How to Foster End-User Behaviors that Encourage Security
Cybersecurity is a push and pull between institutions and the hackers who would infiltrate their networks and make off with valuable student data.
While both sides are in an arms race to improve their digital arsenals, there is a layer of protection that many institutions have not done a sufficient job addressing: negating human error.
As technology becomes more advanced, cybercriminals’ methods are sure to become more advanced, and while investments in the latest protections can help keep hackers at bay, having a staff educated on the danger signs of an imminent breach can end a threat before it begins.
There is a serious lack of knowledge on the proper methods for protecting data in the higher education sphere, and IT professionals must be aware of the gaps.
SIGN UP: Get more news from the EdTech newsletter in your inbox every two weeks!
Explain the Reasons Behind Proper Security Actions
A recent CDW Cybersecurity Insights Report found only 30 percent of IT professionals are extremely confident in processes and people to stave off a cyberthreat. While investing in high-tech cybersecurity processes can put you at an advantage, institutions cannot underestimate the power of a well-educated network of end users.
“An organization’s people are its first line of defense. Conversely, people can also be the weakest link,” authors of the CDW report write. “Employees need to know what to do when faced with a threat. They also need to know how to take preventive measures to prevent malware from impacting the business.”
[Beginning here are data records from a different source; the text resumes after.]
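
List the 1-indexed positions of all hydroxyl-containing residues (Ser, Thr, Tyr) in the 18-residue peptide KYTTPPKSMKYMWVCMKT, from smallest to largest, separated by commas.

2, 3, 4, 8, 11, 18

Matching residues: Y2, T3, T4, S8, Y11, T18.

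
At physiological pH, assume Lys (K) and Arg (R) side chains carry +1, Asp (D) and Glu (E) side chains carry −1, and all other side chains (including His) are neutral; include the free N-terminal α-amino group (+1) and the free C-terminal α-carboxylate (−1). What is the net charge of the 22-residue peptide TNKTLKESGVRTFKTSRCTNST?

+4

Positive (K, R): K3, K6, R11, K14, R17 → +5.
Negative (D, E): E7 → −1.
The N-terminus (+1) and C-terminus (−1) cancel.
Net charge = (+5) + (−1) = +4.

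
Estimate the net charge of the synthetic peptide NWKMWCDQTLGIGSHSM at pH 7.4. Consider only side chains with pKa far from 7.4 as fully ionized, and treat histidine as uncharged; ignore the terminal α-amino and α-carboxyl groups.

Near pH 7.4, K and R contribute +1 each, D and E contribute −1 each, and every other side chain (His included, as stated) is uncharged.
Positive (K, R): K3 → +1.
Negative (D, E): D7 → −1.
Net charge = (+1) + (−1) = 0.

0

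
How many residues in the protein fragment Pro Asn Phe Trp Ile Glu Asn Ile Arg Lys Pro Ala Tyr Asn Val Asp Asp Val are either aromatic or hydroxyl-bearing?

Aromatic: F, W, Y. Hydroxyl-bearing: S, T, Y.
Aromatic residues here: Phe3, Trp4, Tyr13 (3).
Hydroxyl-bearing residues here: Tyr13 (1).
Y is in both groups, so the 1 Y residue must not be double-counted.
Total = 3 + 1 − 1 = 3.

3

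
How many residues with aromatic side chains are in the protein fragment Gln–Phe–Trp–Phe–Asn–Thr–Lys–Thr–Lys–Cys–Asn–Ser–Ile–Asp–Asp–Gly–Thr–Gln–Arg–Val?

F, W, and Y each carry an aromatic ring on the side chain.
Matching residues: Phe2, Trp3, Phe4.

3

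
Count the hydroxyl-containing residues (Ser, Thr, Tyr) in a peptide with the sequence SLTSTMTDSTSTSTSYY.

14

Matching residues: S1, T3, S4, T5, T7, S9, T10, S11, T12, S13, T14, S15, Y16, Y17.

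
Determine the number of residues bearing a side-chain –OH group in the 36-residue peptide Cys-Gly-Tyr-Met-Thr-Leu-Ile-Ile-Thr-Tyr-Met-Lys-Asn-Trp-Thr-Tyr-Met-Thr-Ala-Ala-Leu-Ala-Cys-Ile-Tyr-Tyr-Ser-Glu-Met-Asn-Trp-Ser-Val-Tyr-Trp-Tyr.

13

Serine (S), threonine (T), and tyrosine (Y) each carry a hydroxyl group on the side chain.
Matching residues: Tyr3, Thr5, Thr9, Tyr10, Thr15, Tyr16, Thr18, Tyr25, Tyr26, Ser27, Ser32, Tyr34, Tyr36.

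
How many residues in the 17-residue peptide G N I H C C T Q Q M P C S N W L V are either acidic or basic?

1

Acidic: D, E. Basic: H, K, R.
Acidic residues here: none (0).
Basic residues here: H4 (1).
The two groups share no amino acid, so total = 0 + 1 = 1.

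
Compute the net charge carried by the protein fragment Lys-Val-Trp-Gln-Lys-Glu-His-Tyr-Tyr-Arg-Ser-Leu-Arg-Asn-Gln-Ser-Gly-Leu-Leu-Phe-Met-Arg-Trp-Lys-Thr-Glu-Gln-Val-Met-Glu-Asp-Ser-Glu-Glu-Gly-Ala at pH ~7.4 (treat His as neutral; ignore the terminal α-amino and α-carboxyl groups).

The side chains ionized at physiological pH are Lys/Arg (+1) and Asp/Glu (−1); with His treated as neutral, nothing else contributes.
Positive (K, R): Lys1, Lys5, Arg10, Arg13, Arg22, Lys24 → +6.
Negative (D, E): Glu6, Glu26, Glu30, Asp31, Glu33, Glu34 → −6.
Net charge = (+6) + (−6) = 0.

0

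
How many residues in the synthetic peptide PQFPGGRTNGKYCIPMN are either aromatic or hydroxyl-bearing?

Aromatic: F, W, Y. Hydroxyl-bearing: S, T, Y.
Aromatic residues here: F3, Y12 (2).
Hydroxyl-bearing residues here: T8, Y12 (2).
Y is in both groups, so the 1 Y residue must not be double-counted.
Total = 2 + 2 − 1 = 3.

3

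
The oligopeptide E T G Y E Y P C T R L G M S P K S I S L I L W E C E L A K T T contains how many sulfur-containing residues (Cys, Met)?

3

Matching residues: C8, M13, C25.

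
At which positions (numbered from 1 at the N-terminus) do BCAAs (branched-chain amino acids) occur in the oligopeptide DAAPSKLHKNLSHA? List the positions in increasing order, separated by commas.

V, L, and I make up the branched-chain aliphatic group.
Matching residues: L7, L11.

7, 11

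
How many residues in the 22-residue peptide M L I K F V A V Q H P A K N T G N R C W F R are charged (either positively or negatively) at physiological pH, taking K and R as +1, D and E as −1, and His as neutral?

4

Charged side chains at pH ~7.4: K, R (positive); D, E (negative).
Matching residues: K4, K13, R18, R22.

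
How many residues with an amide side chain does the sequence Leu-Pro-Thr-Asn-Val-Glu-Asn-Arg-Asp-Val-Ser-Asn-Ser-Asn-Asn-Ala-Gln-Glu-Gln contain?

7

The amide-side-chain residues are Asn (N) and Gln (Q).
Matching residues: Asn4, Asn7, Asn12, Asn14, Asn15, Gln17, Gln19.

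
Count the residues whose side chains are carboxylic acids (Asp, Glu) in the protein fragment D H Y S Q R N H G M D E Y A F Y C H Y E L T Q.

4

Matching residues: D1, D11, E12, E20.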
One way to boost cybersecurity proficiency is to engage professors and students. By explaining why certain actions are important, instead of just how to take them, users can develop a deeper understanding of what appropriate actions to take in the face of a threat.
“It’s easy to talk to employees about safeguards and best practices, but once they understand why, including the ramifications of breaches, engagement and success skyrockets,” the report’s authors explain. “Good training starts with fostering more interest.”
At Duke University, students and professors are able to access materials designed to teach end-user best practices.
Meanwhile, the University of Michigan keeps students and faculty informed with a constantly updated list of reported phishing emails so that users can better identify a threat.
Focusing on personal security can also make it easier for end users to expand that training to their lives on campus.
Test Users to Keep Their Cybersecurity Skills Sharp
Once staff members have a grasp on the core concepts and ideas of cybersecurity, it is time to exercise those skills with assessment tools.
According to an IBM X-Force report, “malware, malvertising, phishing and SQLi-based incidents were some of the more prominent attack vectors used to compromise information and communications technology network.”
Carnegie Melon has introduced mock phishing campaigns to test users on their cybersecurity practices.
By testing students and teachers with these tools, they are able to better internalize and maintain best security practices.
For institutions with a smaller budget, EDUCAUSE Review has created a guide on how to create effective phishing tests without breaking the bank.